+++ LinkedIn is open sourcing its metadata search and discovery platform DataHub +++ Google Brain and DeepMind researchers attack reinforcement learning efficiency +++ The Next Decade in AI: Four Steps Towards Robust Artificial Intelligence +++ Scaling Knowledge at Airbnb +++
Breakthrough — Or So They Say
Tools and Frameworks
LinkedIn is open sourcing its metadata search and discovery platform DataHub. The trend towards building ML platforms and amassing ever larger data assets naturally begs the question: what is the best method for internal discovery of ML features, models, metrics, datasets, etc.? LinkedIn has develop its own platform DataHub for that purpose and open sourced it this week on GitHub. DataHub consists of two distinct stacks: a Modular UI frontend and a Generalized Metadata Architecture backend. At LinkedIn, DataHub currently stores and indexes tens of millions of metadata records that encompass 19 different entities, including datasets, metrics, jobs, charts, AI features, people, and groups. They also plan to onboard metadata for machine learning models and labels, experiments, dashboards, microservice APIs, and code in the near future. DataHub provides two forms of metadata ingestion: either through direct API calls or a Kafka stream.

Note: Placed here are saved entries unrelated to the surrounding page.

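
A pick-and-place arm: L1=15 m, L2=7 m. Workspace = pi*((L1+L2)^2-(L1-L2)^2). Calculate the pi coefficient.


Given: L1 = 15, L2 = 7
(L1+L2)^2 = (22)^2 = 484
(L1-L2)^2 = (8)^2 = 64
Difference = 484 - 64 = 420
This equals 4*L1*L2 = 4*15*7 = 420
Workspace area = 420*pi

420


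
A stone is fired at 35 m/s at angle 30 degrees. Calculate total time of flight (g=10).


Given: v0 = 35 m/s, theta = 30 deg, g = 10 m/s^2
sin(30) = 1/2
Using T = 2*v0*sin(theta) / g
T = 2*35*1/2 / 10
T = 35 / 10
T = 7/2 s

7/2 s


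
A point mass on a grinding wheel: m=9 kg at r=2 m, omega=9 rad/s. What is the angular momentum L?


Given: m = 9 kg, r = 2 m, omega = 9 rad/s
For a point mass: I = m*r^2
I = 9*2^2 = 9*4 = 36
L = I*omega = 36*9
L = 324 kg*m^2/s

324 kg*m^2/s


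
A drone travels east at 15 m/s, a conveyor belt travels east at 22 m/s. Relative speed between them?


Given: v_A = 15 m/s east, v_B = 22 m/s east
Both move in the same direction; relative speed = |v_A - v_B|
|15 - 22| = |-7|
= 7 m/s

7 m/s


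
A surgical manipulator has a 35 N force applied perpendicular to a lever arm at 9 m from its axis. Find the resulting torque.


Given: F = 35 N, r = 9 m, angle = 90 deg (perpendicular)
Using tau = F * r * sin(90)
sin(90) = 1
tau = 35 * 9 * 1
tau = 315 Nm

315 Nm


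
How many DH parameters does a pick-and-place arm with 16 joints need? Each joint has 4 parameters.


Given: 16 joints, 4 DH parameters per joint (d, theta, a, alpha)
Total DH parameters = number_of_joints * 4
Total = 16 * 4
Total = 64

64


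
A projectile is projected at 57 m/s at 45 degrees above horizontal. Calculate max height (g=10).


Given: v0 = 57 m/s, theta = 45 deg, g = 10 m/s^2
sin^2(45) = 1/2
Using H = v0^2 * sin^2(theta) / (2*g)
H = 57^2 * 1/2 / (2*10)
H = 3249 * 1/2 / 20
H = 3249/2 / 20
H = 3249/40 m

3249/40 m


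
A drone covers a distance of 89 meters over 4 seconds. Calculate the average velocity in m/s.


Given: distance d = 89 m, time t = 4 s
Using v = d / t
v = 89 / 4
v = 89/4 m/s

89/4 m/s


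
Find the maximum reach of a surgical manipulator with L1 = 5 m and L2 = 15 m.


Given: L1 = 5 m, L2 = 15 m
For a 2-link planar arm, max reach = L1 + L2 (fully extended)
Max reach = 5 + 15
Max reach = 20 m

20 m


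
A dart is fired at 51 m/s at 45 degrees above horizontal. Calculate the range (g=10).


Given: v0 = 51 m/s, theta = 45 deg, g = 10 m/s^2
sin(2*45) = sin(90) = 1
Using R = v0^2 * sin(2*theta) / g
R = 51^2 * 1 / 10
R = 2601 / 10
R = 2601/10 m

2601/10 m


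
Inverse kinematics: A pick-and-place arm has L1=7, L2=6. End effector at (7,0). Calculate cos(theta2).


Given: L1 = 7, L2 = 6, target (x, y) = (7, 0)
Using cos(theta2) = (x^2 + y^2 - L1^2 - L2^2) / (2*L1*L2)
x^2 + y^2 = 7^2 + 0 = 49
L1^2 + L2^2 = 49 + 36 = 85
Numerator = 49 - 85 = -36
Denominator = 2*7*6 = 84
cos(theta2) = -36/84 = -3/7

-3/7


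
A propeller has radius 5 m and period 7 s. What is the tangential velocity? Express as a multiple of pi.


Given: radius r = 5 m, period T = 7 s
Using v = 2*pi*r / T
v = 2*pi*5 / 7
v = 10*pi / 7
v = 10/7*pi m/s

10/7*pi m/s


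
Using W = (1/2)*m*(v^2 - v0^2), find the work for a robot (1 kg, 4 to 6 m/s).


Given: m = 1 kg, v0 = 4 m/s, v = 6 m/s
Using W = (1/2)*m*(v^2 - v0^2)
v^2 = 6^2 = 36
v0^2 = 4^2 = 16
v^2 - v0^2 = 36 - 16 = 20
W = (1/2)*1*20 = 10 J

10 J


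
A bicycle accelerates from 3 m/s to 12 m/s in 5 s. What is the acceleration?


Given: initial velocity v0 = 3 m/s, final velocity v = 12 m/s, time t = 5 s
Using a = (v - v0) / t
a = (12 - 3) / 5
a = 9 / 5
a = 9/5 m/s^2

9/5 m/s^2


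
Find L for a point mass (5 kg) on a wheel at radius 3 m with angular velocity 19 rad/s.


Given: m = 5 kg, r = 3 m, omega = 19 rad/s
For a point mass: I = m*r^2
I = 5*3^2 = 5*9 = 45
L = I*omega = 45*19
L = 855 kg*m^2/s

855 kg*m^2/s


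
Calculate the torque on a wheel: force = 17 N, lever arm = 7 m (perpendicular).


Given: F = 17 N, r = 7 m, angle = 90 deg (perpendicular)
Using tau = F * r * sin(90)
sin(90) = 1
tau = 17 * 7 * 1
tau = 119 Nm

119 Nm


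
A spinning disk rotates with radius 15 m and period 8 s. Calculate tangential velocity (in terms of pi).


Given: radius r = 15 m, period T = 8 s
Using v = 2*pi*r / T
v = 2*pi*15 / 8
v = 30*pi / 8
v = 15/4*pi m/s

15/4*pi m/s


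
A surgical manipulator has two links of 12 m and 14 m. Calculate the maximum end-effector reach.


Given: L1 = 12 m, L2 = 14 m
For a 2-link planar arm, max reach = L1 + L2 (fully extended)
Max reach = 12 + 14
Max reach = 26 m

26 m


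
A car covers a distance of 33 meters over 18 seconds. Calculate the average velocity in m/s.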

Business News and Applications
Publications
Google Brain and DeepMind researchers attack reinforcement learning efficiency. Reinforcement learning is notoriously data and resource intensive. An article in VentureBeat features two recent preprints by Google Brain and DeepMind that prototype more efficient ways of executing it.
The Next Decade in AI: Four Steps Towards Robust Artificial Intelligence (arXiv:2002.06177). The latest opinionated publication by Gary Marcus. Quote: “Recent research in artificial intelligence and machine learning has largely emphasized general-purpose learning and ever-larger training sets and more and more compute. In contrast, I propose a hybrid, knowledge-driven, reasoning-based approach, centered around cognitive models, that could provide the substrate for a richer, more robust AI than is currently possible.”
Tutorials
Scaling Knowledge at Airbnb. This article is already a few years old, but still shows nicely how Airbnb Engineering scales knowledge internally through a ‘Knowledge Repo’. At the core there is a Git repository, to which work is committed. Posts are written in Jupyter notebooks, Rmarkdown files, or in plain Markdown, but all files (including query files and other scripts) are committed. GitHub’s pull request system is used for the review process. Finally, there is a Flask web-app that renders the Repo’s contents as an internal blog, organized by time, topic, or contents. On top of these tools, there is a process that combines the code review of engineering with the peer review of academia, wrapped in tools to make it all go at startup speed. As in code reviews, they check for code correctness and best practices and tools. As in peer reviews, they check for methodological improvements, connections with preexisting work, and precision in expository claims. Posts typically don’t cover every corner of investigation, but instead provide quick iterations that are correct and transparent about their limitations. The bulk of the work consists of deep-dives aimed at answering non-trivial questions, but other posts are written purely to broaden the base of people who do data analysis, including writeups of a new methodology, example of a tool or package, and tutorials on SQL and Spark.